I feel like there’s this idea that writing is just sitting at your desk and getting your 1,000 words done a day, and it’s just not the case

Last year she was fortunate enough to spend a month at the Finestres Literary Residence in Sania, a beautiful house on the cliffs of the Costa Brava in Spain. The residency, which is run in connection with the Librería Finestres Bookshop in Barcelona, welcomes writers from around the world so they can focus on their art while being immersed in the natural beauty of the Mediterranean coastline. “Oh my gosh, it’s heaven,” says Flattery.

Sania’s claim to fame is that Truman Capote isolated himself from the world there to write In Cold Blood. Flattery read Capote’s true crime book for the first time while staying there, and found it “incredible”. Did she feel pressure to produce great work, knowing that Capote had written a masterpiece in that very house?

“I didn’t feel any pressure at all, to be totally honest,” she says. She did feel pressure on a previous writing residency in Italy as she was very close to finishing Nothing Special. “The pressure was from myself: I have to get this done.”

But she was in a completely different frame of mind in Sania, as she was just starting to work on new projects. “This time I was very much like, ‘No, I’m reading, or I’m walking around, I’m thinking, or I’m exploring certain ideas. I don’t feel any stress there. I don’t think it’s possible.”

Flattery made the most of the beautiful walks around Sania, as she finds that “the actual physical act of walking” makes thinking easier, and helps her to tease out writing ideas. “I used to live in Galway, and when I was kind of stuck, I would walk out to Salthill and go for a swim, walk back and think about things. I feel like there’s this idea that writing is just sitting at your desk and getting your 1,000 words done a day, and it’s just not the case,” she says.

“You have to do all the thinking behind the book before you can write the book, so yeah, I did a lot of walks in Sania.”

When she wasn’t walking, sea swimming or writing, she enjoyed lovely meals with the other writers on the residency, where they would discuss their different projects, as well as film, art and literature. “So it was very stimulating in that way.”
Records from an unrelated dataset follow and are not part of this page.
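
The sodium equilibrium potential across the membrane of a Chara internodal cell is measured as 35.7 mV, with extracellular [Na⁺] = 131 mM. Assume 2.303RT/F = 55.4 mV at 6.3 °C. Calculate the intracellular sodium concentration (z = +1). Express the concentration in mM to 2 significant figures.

Nernst: E = (55.4/1) · log₁₀([out]/[in]), so log₁₀([out]/[in]) = 35.7 × 1 / 55.4 = 0.6444.
[out]/[in] = 10^(0.6444) = 4.41.
[in] = 131 / 4.41 = 29.71 mM.

30 mM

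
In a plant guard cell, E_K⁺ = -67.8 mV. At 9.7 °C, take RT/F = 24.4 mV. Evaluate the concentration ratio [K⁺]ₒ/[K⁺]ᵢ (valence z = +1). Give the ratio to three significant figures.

ln([out]/[in]) = E·z/(24.4) = -67.8 × 1 / 24.4 = -2.7787
[out]/[in] = e^(-2.7787) = 0.06212

0.0621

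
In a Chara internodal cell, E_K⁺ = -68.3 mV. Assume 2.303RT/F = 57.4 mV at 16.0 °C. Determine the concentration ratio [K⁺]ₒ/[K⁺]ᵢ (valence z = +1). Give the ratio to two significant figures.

log₁₀([out]/[in]) = E·z/(57.4) = -68.3 × 1 / 57.4 = -1.1899
[out]/[in] = 10^(-1.1899) = 0.06458

0.065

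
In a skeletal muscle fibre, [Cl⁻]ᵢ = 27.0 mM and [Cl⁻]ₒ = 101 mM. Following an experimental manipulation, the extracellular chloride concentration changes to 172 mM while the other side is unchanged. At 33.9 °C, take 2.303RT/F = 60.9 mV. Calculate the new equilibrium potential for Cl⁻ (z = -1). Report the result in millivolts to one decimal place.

After the shift: [Cl⁻]_out = 172, [Cl⁻]_in = 27.0 mM.
E_new = (60.9/-1)·log₁₀(172/27.0) = -60.90 · (0.8042) = -48.97 mV

-49.0 mV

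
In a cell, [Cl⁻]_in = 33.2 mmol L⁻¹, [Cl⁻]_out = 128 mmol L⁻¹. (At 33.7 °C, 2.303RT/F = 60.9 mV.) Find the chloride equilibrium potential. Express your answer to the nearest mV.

E = (60.9/z) · log₁₀([Cl⁻]_out/[Cl⁻]_in) with z = -1.
For an anion, dividing by z = -1 reverses the sign.
= (60.9/-1) · log₁₀(128/33.2) = -60.90 · log₁₀(3.855)
= -60.90 · (0.5861) = -35.69 mV

-36 mV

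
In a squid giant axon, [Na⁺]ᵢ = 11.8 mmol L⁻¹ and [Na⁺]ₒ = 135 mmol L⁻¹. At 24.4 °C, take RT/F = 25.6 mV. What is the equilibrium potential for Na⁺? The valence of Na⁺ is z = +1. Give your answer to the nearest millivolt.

E = (25.6/z) · ln([Na⁺]_out/[Na⁺]_in) with z = +1.
= (25.6/1) · ln(135/11.8) = 25.60 · ln(11.44)
= 25.60 · (2.4372) = 62.39 mV

62 mV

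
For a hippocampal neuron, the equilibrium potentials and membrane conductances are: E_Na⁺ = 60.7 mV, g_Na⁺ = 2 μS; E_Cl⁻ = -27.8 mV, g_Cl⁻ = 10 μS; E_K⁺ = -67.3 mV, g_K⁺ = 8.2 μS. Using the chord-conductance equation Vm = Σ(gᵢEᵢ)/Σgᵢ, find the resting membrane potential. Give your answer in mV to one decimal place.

-35.1 mV

Σ gᵢEᵢ = 2·(60.7) + 10·(-27.8) + 8.2·(-67.3) = -708.46
Σ gᵢ = 2 + 10 + 8.2 = 20.2
Vm = -708.46 / 20.2 = -35.07 mV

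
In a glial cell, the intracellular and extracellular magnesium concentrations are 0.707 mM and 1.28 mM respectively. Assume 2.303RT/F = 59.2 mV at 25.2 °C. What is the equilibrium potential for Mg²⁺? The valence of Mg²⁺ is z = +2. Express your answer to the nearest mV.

8 mV

E = (59.2/z) · log₁₀([Mg²⁺]_out/[Mg²⁺]_in) with z = +2.
= (59.2/2) · log₁₀(1.28/0.707) = 29.60 · log₁₀(1.81)
= 29.60 · (0.2578) = 7.63 mV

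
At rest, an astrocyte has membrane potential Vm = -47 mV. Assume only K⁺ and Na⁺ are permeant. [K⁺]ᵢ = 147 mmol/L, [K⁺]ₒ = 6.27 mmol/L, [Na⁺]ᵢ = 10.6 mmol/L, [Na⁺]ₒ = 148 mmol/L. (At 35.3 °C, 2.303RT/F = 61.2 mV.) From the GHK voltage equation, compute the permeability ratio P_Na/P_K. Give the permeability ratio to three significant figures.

Let α = P_Na/P_K. GHK: Vm = 61.2·log₁₀[(Kₒ + α·Naₒ)/(Kᵢ + α·Naᵢ)].
10^(Vm/61.2) = 10^(-47.0/61.2) = 0.17062
So 0.17062·(Kᵢ + α·Naᵢ) = Kₒ + α·Naₒ → α = (0.17062·147.0 − 6.27) / (148.0 − 0.17062·10.6)
α = (25.08 − 6.27) / (148.0 − 1.809) = 18.81/146.2 = 0.1287

0.129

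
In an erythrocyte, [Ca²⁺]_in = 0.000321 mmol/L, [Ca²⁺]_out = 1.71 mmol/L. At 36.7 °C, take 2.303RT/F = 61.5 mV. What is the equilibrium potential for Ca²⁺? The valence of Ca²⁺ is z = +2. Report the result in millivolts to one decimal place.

114.6 mV

E = (61.5/z) · log₁₀([Ca²⁺]_out/[Ca²⁺]_in) with z = +2.
= (61.5/2) · log₁₀(1.71/0.000321) = 30.75 · log₁₀(5327)
= 30.75 · (3.7265) = 114.59 mV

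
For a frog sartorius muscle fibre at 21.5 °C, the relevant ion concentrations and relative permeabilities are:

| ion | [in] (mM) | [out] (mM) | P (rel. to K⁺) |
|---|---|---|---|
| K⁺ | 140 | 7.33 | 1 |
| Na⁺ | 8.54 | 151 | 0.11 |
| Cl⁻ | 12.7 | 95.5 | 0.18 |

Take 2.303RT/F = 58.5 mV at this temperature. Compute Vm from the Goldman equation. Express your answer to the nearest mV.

-46 mV

Vm = 58.5 · log₁₀[(Σ P·[cation]ₒ + Σ P·[anion]ᵢ) / (Σ P·[cation]ᵢ + Σ P·[anion]ₒ)]
Numerator = 1×7.33 + 0.11×151 + 0.18×12.7 = 26.23
Denominator = 1×140 + 0.11×8.54 + 0.18×95.5 = 158.1
Vm = 58.5 · log₁₀(0.16585) = 58.5 × (-0.7803) = -45.65 mV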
In the lead-up to the residency, she had had a busy time with a lot of travelling, so she found it beneficial to be able to stay in one place for a month and “think about the next book and get some work done in a new environment and a peaceful environment”.

“Sania was really, really great for that, for that time,” she says. “I think this is the appeal of residencies. In your normal life you have so many obligations, and of course these are nice obligations ... like go for a coffee or go for a drink or whatever, but it’s really nice to be free of them sometimes.”

“I think these opportunities to travel with writing are incredible,” she adds. “I take them when I can. I don’t have a huge amount of responsibilities right now. I’m sure that will change.”